Corruption is not allowing voices from outside the leftist herd to speak out; corruption is shoving into a dark corner the majority of the public, which thinks differently from the gang that is so full of itself it has no room for anything else; corruption is leading historic diplomatic moves without holding public debate worthy of the name, along with contemptible attacks and endless defamation against anyone who thinks differently from the acclaimed Oslo bunch.

4. Yes indeed, fighting against those who want to shut us down is a moral obligation, our obligation to a huge public who, until Israel Hayom came into being, didn't have a platform for its voice. Even today, there are still Matti Golans and Rina Matzliahs and Barneas and Abramovitches and Neubachs and Drukers and plenty more ad nauseam. And they all say and think the same thing, even when the reality is the opposite. Enough. We're sick of it.

Mr. Golan, you have gotten so used to the astonishing situation in which the Left controls information channels and shapes public opinion that you're unable to realize that the reality has changed. The print journalism revolution Israel Hayom is leading is the opening act for a long-awaited upheaval in electronic media -- radio, television, and the Internet.

We're longing for such a revolution in other areas, as well: the establishment of a Zionist fund with deep pockets that will compete with the Jewish Destruction Fund known as the New Israel Fund; the establishment of large research institutes that will compete with leftist institutes such as the Israel Institute for Democracy as it Sees Fit; publishing houses; and Israeli universities hiring pro-Zionist and pro-Israeli lecturers at humanities and social sciences faculties. We're being patient.

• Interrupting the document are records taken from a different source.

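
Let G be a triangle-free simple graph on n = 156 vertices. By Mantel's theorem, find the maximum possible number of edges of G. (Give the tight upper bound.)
ex(156, K_3) = ⌊156^2/4⌋ = 6084

Mantel (1907): a triangle-free graph on n vertices has at most ⌊n^2/4⌋ edges, with equality for the complete bipartite graph K_{⌊n/2⌋, ⌈n/2⌉}. For n = 156: ⌊156^2/4⌋ = ⌊24336/4⌋ = 6084. The extremal graph is K_{78, 78}, which has 78·78 = 6084 edges.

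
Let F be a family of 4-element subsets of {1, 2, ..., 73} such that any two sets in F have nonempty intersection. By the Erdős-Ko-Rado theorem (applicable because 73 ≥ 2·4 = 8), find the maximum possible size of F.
max |F| = C(72, 3) = 59640

Erdős-Ko-Rado (1961): when n ≥ 2k, max |F| = C(n−1, k−1). The bound is attained by the star {A : i ∈ A} for any fixed i ∈ [n]. Here C(73−1, 4−1) = C(72, 3) = 59640.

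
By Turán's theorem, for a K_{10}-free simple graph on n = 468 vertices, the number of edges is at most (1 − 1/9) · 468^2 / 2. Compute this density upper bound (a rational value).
Turán density bound = (8/9) · 468^2/2 = 97344

Turán's theorem: ex(n, K_{r+1}) is achieved by the complete r-partite Turán graph T(n, r) with parts as balanced as possible, and is at most (1 − 1/r) · n^2/2. For r = 9, n = 468: the density bound is (8/9) · 219024/2 = 97344. Since 9 ∣ 468, the Turán graph T(468, 9) has parts of equal size 52, and its edge count e(T(468, 9)) = 97344 attains the density bound exactly.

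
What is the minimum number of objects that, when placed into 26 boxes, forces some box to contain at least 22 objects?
n = (22 − 1)·26 + 1 = 547

By the generalised pigeonhole principle, to guarantee some box contains ≥ r objects we need more than (r − 1) · k objects total. Threshold: n = (r − 1) · k + 1. With r = 22 and k = 26: n = 21 · 26 + 1 = 546 + 1 = 547. For n = 546 = 21 · 26, we can put exactly 21 objects in every box, avoiding 22 in any single one — so 547 is tight.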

To sum up, economist Prof. Manuel Trajtenberg is not my cup of tea, especially after his disgraceful announcement that he opposed the University of Ariel. But yesterday in a Globes interview he spoke logically, straight into the ears of those who would shut other people up by playing dumb: "Monopolistic forces in the market are still very strong. Until one market after another breaks them, in a guerrilla war, we won't see change." Exactly. That's just what we've done.